The Jazz weren't making excuses for losing to the Warriors — but plenty were readily available. They once again had just nine players available with Mehmet Okur, Andrei Kirilenko, Raja Bell and Ronnie Price all out with injuries. They played a guard-oriented team for the second straight night while only having one guard, Earl Watson, coming off the bench.

The Jazz were also on the second night of a back-to-back.

"It was another decent effort," Corbin said. "The guys are shorthanded, but the guys busted their butts."

Some failed possessions in the fourth quarter prevented the Jazz from having their efforts pay off with a victory. Down 94-92, they missed four straight shots that would have either tied it or given them the lead. C.J. Miles had a couple of 3-pointers rim out, Paul Millsap missed a jump shot, and Jefferson didn't connect on a turnaround jumper.

Golden State's Monta Ellis, who had a game-high 35 points, eventually made the Jazz pay. He drilled a shot that had a high degree of difficulty. He was fouled by Earl Watson and made a basket falling backward from about 20 feet away. He sank the free throw to convert the three-point play and put the Warriors ahead 97-92 with 3:23 left in the game.

"He hurt us a lot," Corbin said of Ellis. "He hurt us off the dribble, hit some 3-point shots. He's a tremendous player and been scoring a lot of points of late."

Ellis has led a resurgent Golden State team that's won seven of its last nine games, including six straight victories over teams with winning records.

"It was a big game for us," Ellis said. "We treated it like it was a playoff game and we came out and played together and got the win."

It was also a big game for the Jazz, who wanted to get Corbin his first win and go into the All-Star break on a high note. But they didn't have enough healthy bodies, and didn't get enough production out of the guys who did play. Deron Williams (18), Millsap (22), Jefferson (23) and Miles (20) scored in double figures, but the bench contributed just 12 points.

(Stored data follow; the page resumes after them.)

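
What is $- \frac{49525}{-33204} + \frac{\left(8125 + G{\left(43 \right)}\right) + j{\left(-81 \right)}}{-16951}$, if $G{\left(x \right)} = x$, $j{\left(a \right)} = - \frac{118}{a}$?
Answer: $\frac{15342470057}{15196707108} \approx 1.0096$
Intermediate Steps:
$- \frac{49525}{-33204} + \frac{\left(8125 + G{\left(43 \right)}\right) + j{\left(-81 \right)}}{-16951} = - \frac{49525}{-33204} + \frac{\left(8125 + 43\right) - \frac{118}{-81}}{-16951} = \left(-49525\right) \left(- \frac{1}{33204}\right) + \left(8168 - - \frac{118}{81}\right) \left(- \frac{1}{16951}\right) = \frac{49525}{33204} + \left(8168 + \frac{118}{81}\right) \left(- \frac{1}{16951}\right) = \frac{49525}{33204} + \frac{661726}{81} \left(- \frac{1}{16951}\right) = \frac{49525}{33204} - \frac{661726}{1373031} = \frac{15342470057}{15196707108}$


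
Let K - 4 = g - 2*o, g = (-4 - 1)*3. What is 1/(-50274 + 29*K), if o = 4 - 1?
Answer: -1/50767 ≈ -1.9698e-5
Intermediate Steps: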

"We definitely need everybody," Williams said. "We're down to nine people; people are playing out of position, and we're missing our two best defenders (Kirilenko and Bell). That's a big part of our team right there.

"It's tough. We've had injury-plagued seasons before, and we have figured out ways to win. We've got to keep doing it."

Williams, who became the fourth player in Jazz history to record 4,000 career assists, had his 27th double-double of the season with 18 points and 11 assists. He again struggled shooting, though, making 5-of-13 attempts.

"I don't have any confidence in my shot right now, but I am trying to do whatever I can to win the game," Williams said.

Williams helped give the Jazz a chance to win late in the game when he hit a 3-pointer to make it 103-100 with 52.7 seconds left. After Stephen Curry scored on a reverse layup, Williams tried to draw a foul on another 3-point attempt with 26.5 seconds remaining. He didn't get the call, and the Warriors put the game away.

Although the Jazz didn't win, Corbin believes they're still headed in the right direction.

"We pressed a little bit (late in the game) and now we've got to come out (after the All-Star break) ready to go in the second half," Corbin said.